Adsorption Behaviors and Mechanisms of Methyl Orange on Heat-Treated Palygorskite Clays

Understanding completely the interaction of clay mineral and anionic dye is very important for the applications of clay minerals. In this paper, the adsorption behaviors of heat-treated palygorskite clays for methyl orange (MO) from an aqueous medium were studied using equilibrium batch and theoretic calculation techniques. The crystal structure and surface appearance of the heat-treated samples were studied using Fourier transform infrared (FTIR) and scanning electron microscopy (SEM). The adsorption results reveal that a higher calcining temperature helps in improving removal performance of palygorskite clay for methyl orange. The isothermal adsorption experiments show that there is almost no adsorption at low dye concentrations but a sudden linear increase occurs when the dye concentration exceeds to a certain value.
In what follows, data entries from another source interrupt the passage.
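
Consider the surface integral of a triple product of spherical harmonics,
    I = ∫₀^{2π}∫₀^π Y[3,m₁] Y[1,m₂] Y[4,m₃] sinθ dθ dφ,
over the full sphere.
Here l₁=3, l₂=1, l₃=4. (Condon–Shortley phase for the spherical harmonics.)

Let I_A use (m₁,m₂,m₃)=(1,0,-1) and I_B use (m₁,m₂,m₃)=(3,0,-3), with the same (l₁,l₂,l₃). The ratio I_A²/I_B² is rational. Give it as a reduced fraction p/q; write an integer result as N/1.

15/7

Shared (l₁,l₂,l₃)=(3,1,4): N and (l;000)² cancel in I_A²/I_B².
A: Δ = 0!·6!·2!/9! = 1/252; Racah Σ t=0..0: t=0:+1/48 = 1/48; ⇒ 3j(3 1 4; 1 0 -1)² = 5/84, sgn -1
B: Δ = 0!·6!·2!/9! = 1/252; Racah Σ t=0..0: t=0:+1/720 = 1/720; ⇒ 3j(3 1 4; 3 0 -3)² = 1/36, sgn -1
I_A²/I_B² = (5/84)/(1/36) = 15/7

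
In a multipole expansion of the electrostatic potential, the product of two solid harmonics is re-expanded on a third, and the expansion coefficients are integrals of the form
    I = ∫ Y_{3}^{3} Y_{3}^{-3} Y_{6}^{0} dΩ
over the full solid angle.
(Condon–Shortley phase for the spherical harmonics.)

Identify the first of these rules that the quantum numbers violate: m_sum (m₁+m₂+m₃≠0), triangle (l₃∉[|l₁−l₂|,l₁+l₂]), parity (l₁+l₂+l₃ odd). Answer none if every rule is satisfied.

none

azimuthal sum: 3 − 3 + 0 = 0  ✓
0 ≤ 6 ≤ 6 (triangle on l)  ✓
L = 3 + 3 + 6 = 12 (even)  ✓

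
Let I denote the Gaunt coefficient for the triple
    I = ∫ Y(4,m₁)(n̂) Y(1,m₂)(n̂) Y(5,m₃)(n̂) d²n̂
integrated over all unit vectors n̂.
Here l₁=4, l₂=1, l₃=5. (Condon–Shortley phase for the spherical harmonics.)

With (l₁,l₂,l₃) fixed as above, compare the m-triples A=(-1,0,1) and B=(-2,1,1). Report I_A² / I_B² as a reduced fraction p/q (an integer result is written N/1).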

A lower change point is observed for 700 degrees C treated sample compared with that of the natural sample. The leaching of exchangeable Mg2+ ions located in palygorskite should be a key factor affecting the adsorption capacity. Both the experimental and theoretical studies suggest that the adsorption of MO onto heat-treated palygorskite clay is controlled by the two mechanisms: for samples treated at lower temperatures (<300 degrees C), the hydrogen bonding between oxygen groups of -SO3- (anionic head groups of MO) and H+ of both the bound zeolitic water and coordinated water should be important. While for samples calcined at higher temperature (>400 degrees C), electrostatic interaction between the dye-Mg2+ complexes and negatively charged surface of heat-treated palygorskite clay becomes dominant. In addition, the latter becomes stronger with the increasing the calcination temperature, which can be ascribed to the formation of a higher ratio of complexes and stronger negatively charged surface of the adsorbent caused by leaching of more metal ions. This work provides a deep insight into the interaction of heat-treated palygorskite clay and anionic dye, which paves the way for their practical applications in anionic dye adsorption.